When they took a breather, slow-walking Grazie in the Peace Park, he said, “I want to do the surgery. I want to go all the way. I’ll take some leave and you can and the kids will give up some fun time. We’ll all take turns nursing her.”
Daphne considered this, not wanting to be placated, wanting him to want it. “This is very different from what you said you wanted last week.”
“Last week I … I didn’t know.”
“Know what?”
“That I cannot take an ounce less of tenderness in the world. I know people come first, I do understand that. But Grazie has helped me, and you. She’s helped us raise the kids, and she’ll always be a part of us.”
Daphne braced herself for him to balance this comment against the other side of the equation, for talk about money and bleeding hearts and there had to be limits, best-case and worst-case scenarios, the suspension.
But there was nothing more. No slight roll of his eyes, sigh, or diminishing words, however kindly spoken.
She reviewed the change. “You’re sure?”
“I’m sure. I do not want to be less than I can be. I want to be as kind as I can be, as compassionate as I can be. I want to engage all the way. Like you, Daph.” Vic took her hand, squeezed. She squeezed back. “Well, that’s solved then except for the doing it part. It will be hard. A bit of a battle. But I’ll get it scheduled this week. We should do it in summer, as soon as we can.”
She drifted, lost in thought about how some things stay unsolved. What a battle it was, and would remain, some parts of their lives. Cassandra. The dawning teen years with Jed and Josie. And she felt the need for many deep breaths.
He pressed his body to hers.
“It’ll be fine,” Daphne said, determined although every bit as daunted as the prospect deserved. She thought of his kids, at least one of whom was not biologically his, and again admired Vic for doing right by them with such marvelous patience. “But you’re right, it’ll be a battle.”
He looked at her and she knew he realized they were talking about more than Grazie’s hip surgery.
“It never ends,” he said.
“Battles, duti
es. They should go to the end, not be cut short just because it’s hard or uncomfortable,” Daphne said. “But the main thing is we’re supposed to care for one another. Including family and strangers and old, hurting dogs. Until the end.”
Vic cleared his throat. “So we’ll buy our old dog some new hips.”
“Yes,” she said.
“Solved.” With another squeeze of her hand, lingering on her left ring finger. “When my first marriage soured, you know, as Cassandra showed this other side of herself and just wouldn’t stay faithful, wouldn’t make amends when she’d muck things up, wouldn’t even try—”
“She didn’t deserve you. She doesn’t deserve Jed and Josie either.”
“But they’re hers.”
“Oh, I know. I get that. Just saying, m’kay?” She swallowed, noticed his appraising look, and asked, “What?”
“You try so hard with my kids and I know it’s hard, but I … was satisfied with what you and I had.”
“Satisfied?” Daphne shook her head. “I want to do better than that.”
“I get that. Maybe I always did, but it’s a little scary to shoot for better than satisfied. It was good enough for me. You seemed content. I thought we were content, but you’ve changed. I’ve seen it in the last few days.”

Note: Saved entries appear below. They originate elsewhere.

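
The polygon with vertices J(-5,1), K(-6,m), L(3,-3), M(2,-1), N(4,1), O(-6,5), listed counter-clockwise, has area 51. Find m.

-3

Write out the shoelace sum; only the two edges meeting at K involve m:
2·Area = [((-5)·m − (-6)·1) + ((-6)·(-3) − 3·m)] + 54
       = -8·m + 78 = 102
⇒ m = -3.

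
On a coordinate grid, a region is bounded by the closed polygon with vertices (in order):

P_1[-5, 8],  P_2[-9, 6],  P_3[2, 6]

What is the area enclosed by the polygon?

Apply the shoelace (surveyor's) formula: 2A = Σ (x_i·y_{i+1} − x_{i+1}·y_i), indices taken mod 3.
Σ = (42) + (-66) + (46) = 22
Area = |Σ|/2 = 11.

11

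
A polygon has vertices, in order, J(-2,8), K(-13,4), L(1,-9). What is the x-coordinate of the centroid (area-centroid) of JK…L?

-14/3

Apply the shoelace (surveyor's) formula. First the cross-terms c_i = x_i·y_{i+1} − x_{i+1}·y_i:
  96, 113, -10  ⇒  2A = 199, A = 99.5.
Then Σ (x_i + x_{i+1})·c_i = -2786, so x̄ = -2786 / (6·99.5) = -14/3.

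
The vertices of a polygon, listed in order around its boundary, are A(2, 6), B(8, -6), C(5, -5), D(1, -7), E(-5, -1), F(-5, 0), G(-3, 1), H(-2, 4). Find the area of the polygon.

88

Apply the surveyor's formula: 2A = Σ (x_i·y_{i+1} − x_{i+1}·y_i), indices taken mod 8.
Cross-terms: -60, -10, -30, -36, -5, -5, -10, -20  ⇒  Σ = -176
Area = |Σ|/2 = 88.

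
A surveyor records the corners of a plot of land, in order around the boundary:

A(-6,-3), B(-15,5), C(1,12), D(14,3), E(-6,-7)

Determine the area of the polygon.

Apply the shoelace (surveyor's) formula: 2A = Σ (x_i·y_{i+1} − x_{i+1}·y_i), indices taken mod 5.
Σ = (-75) + (-185) + (-165) + (-80) + (-24) = -529
Area = |Σ|/2 = 264.5.

264.5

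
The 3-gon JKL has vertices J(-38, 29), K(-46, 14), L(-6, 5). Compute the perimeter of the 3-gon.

|JK| = √((-8)² + (-15)²) = √289 = 17
|KL| = √((40)² + (-9)²) = √1681 = 41
|LJ| = √((-32)² + (24)²) = √1600 = 40
Perimeter = 17 + 41 + 40 = 98.

98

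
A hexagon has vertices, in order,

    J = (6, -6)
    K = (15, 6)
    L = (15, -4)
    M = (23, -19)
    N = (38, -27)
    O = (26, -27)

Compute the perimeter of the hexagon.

|JK| = √((9)² + (12)²) = √225 = 15
|KL| = √((0)² + (-10)²) = √100 = 10
|LM| = √((8)² + (-15)²) = √289 = 17
|MN| = √((15)² + (-8)²) = √289 = 17
|NO| = √((-12)² + (0)²) = √144 = 12
|OJ| = √((-20)² + (21)²) = √841 = 29
Perimeter = 15 + 10 + 17 + 17 + 12 + 29 = 100.

100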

“I only changed in the last few days.”
“But, what? What did you change?” He appeared to have pondered the question and been unable to find the answer.

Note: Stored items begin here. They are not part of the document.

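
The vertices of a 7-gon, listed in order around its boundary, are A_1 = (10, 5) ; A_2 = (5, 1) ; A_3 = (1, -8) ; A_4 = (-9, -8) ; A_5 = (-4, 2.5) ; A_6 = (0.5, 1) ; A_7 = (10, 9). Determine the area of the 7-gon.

120.625

Apply the shoelace formula: 2A = Σ (x_i·y_{i+1} − x_{i+1}·y_i), indices taken mod 7.
A_1→A_2: (10)(1) − (5)(5) = -15
A_2→A_3: (5)(-8) − (1)(1) = -41
A_3→A_4: (1)(-8) − (-9)(-8) = -80
A_4→A_5: (-9)(2.5) − (-4)(-8) = -54.5
A_5→A_6: (-4)(1) − (0.5)(2.5) = -5.25
A_6→A_7: (0.5)(9) − (10)(1) = -5.5
A_7→A_1: (10)(5) − (10)(9) = -40
Σ = -241.25
Area = |Σ|/2 = 120.625.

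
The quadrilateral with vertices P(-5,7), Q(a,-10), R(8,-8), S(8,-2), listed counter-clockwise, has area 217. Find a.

The doubled signed area Σ (x_i y_{i+1} − x_{i+1} y_i) is linear in a.
With a=0 it equals 224; the coefficient of a is -15 (from the two edges through Q).
So -15·a + 224 = 2·217 = 434 ⇒ a = -14.

-14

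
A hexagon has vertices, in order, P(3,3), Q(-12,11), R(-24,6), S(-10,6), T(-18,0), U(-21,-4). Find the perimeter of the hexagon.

84

|PQ| = √((-15)² + (8)²) = √289 = 17
|QR| = √((-12)² + (-5)²) = √169 = 13
|RS| = √((14)² + (0)²) = √196 = 14
|ST| = √((-8)² + (-6)²) = √100 = 10
|TU| = √((-3)² + (-4)²) = √25 = 5
|UP| = √((24)² + (7)²) = √625 = 25
Perimeter = 17 + 13 + 14 + 10 + 5 + 25 = 84.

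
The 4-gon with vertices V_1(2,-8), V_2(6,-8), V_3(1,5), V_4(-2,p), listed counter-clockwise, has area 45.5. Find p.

5

The doubled signed area Σ (x_i y_{i+1} − x_{i+1} y_i) is linear in p.
With p=0 it equals 96; the coefficient of p is -1 (from the two edges through V_4).
So -1·p + 96 = 2·45.5 = 91 ⇒ p = 5.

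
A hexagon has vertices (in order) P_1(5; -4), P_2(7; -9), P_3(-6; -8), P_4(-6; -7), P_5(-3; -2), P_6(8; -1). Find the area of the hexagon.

Apply the surveyor's formula: 2A = Σ (x_i·y_{i+1} − x_{i+1}·y_i), indices taken mod 6.
Σ = (-17) + (-110) + (-6) + (-9) + (19) + (-27) = -150
Area = |Σ|/2 = 75.

75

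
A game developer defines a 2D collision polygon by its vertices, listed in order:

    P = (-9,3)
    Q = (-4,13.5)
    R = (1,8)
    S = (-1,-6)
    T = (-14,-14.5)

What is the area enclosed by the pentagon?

197.5

Cross-terms: -109.5, -45.5, 2, -69.5, -172.5  ⇒  Σ = -395
Area = |Σ|/2 = 197.5.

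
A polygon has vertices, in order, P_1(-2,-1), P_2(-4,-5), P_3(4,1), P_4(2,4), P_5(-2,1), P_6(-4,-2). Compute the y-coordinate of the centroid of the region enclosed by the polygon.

2/27

Apply the shoelace (surveyor's) formula. First the cross-terms c_i = x_i·y_{i+1} − x_{i+1}·y_i:
  6, 16, 14, 10, 8, 0  ⇒  2A = 54, A = 27.
Then Σ (y_i + y_{i+1})·c_i = 12, so ȳ = 12 / (6·27) = 2/27.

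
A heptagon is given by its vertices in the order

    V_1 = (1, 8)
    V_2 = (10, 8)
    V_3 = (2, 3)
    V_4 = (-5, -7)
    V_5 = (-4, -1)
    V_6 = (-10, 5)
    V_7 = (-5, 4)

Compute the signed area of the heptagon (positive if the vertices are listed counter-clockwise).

-84.5

Apply the shoelace formula: 2A = Σ (x_i·y_{i+1} − x_{i+1}·y_i), indices taken mod 7.
V_1→V_2: (1)(8) − (10)(8) = -72
V_2→V_3: (10)(3) − (2)(8) = 14
V_3→V_4: (2)(-7) − (-5)(3) = 1
V_4→V_5: (-5)(-1) − (-4)(-7) = -23
V_5→V_6: (-4)(5) − (-10)(-1) = -30
V_6→V_7: (-10)(4) − (-5)(5) = -15
V_7→V_1: (-5)(8) − (1)(4) = -44
Σ = -169
Signed area = Σ/2 = -84.5 (negative ⇒ clockwise traversal).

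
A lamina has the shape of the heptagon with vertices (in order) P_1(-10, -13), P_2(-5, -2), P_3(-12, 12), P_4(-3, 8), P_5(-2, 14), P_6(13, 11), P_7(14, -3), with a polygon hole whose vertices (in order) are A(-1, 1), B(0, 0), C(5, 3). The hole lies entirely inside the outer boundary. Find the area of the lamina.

Outer boundary:
Apply the shoelace formula: 2A = Σ (x_i·y_{i+1} − x_{i+1}·y_i), indices taken mod 7.
Σ = (-45) + (-84) + (-60) + (-26) + (-204) + (-193) + (-212) = -824
Area = |Σ|/2 = 412.
Hole:
A→B: (-1)(0) − (0)(1) = 0
B→C: (0)(3) − (5)(0) = 0
C→A: (5)(1) − (-1)(3) = 8
Σ = 8
Area = |Σ|/2 = 4.
Net area = 412 − 4 = 408.

408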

“I don’t want to be … suspended. I saw that I was. I want more, better.”
“I have better, having you. I’ll do better.” Vic nodded his promise. “I’ll engage. We’ll not be walked on by Cassandra, not tolerate her damaging the kids.”
Daphne felt the flood of possibility, of reasonable hope and real love. And she loved the realization that she loved her life. “I used to think the best thing about your house was being so close to the Peace Park.”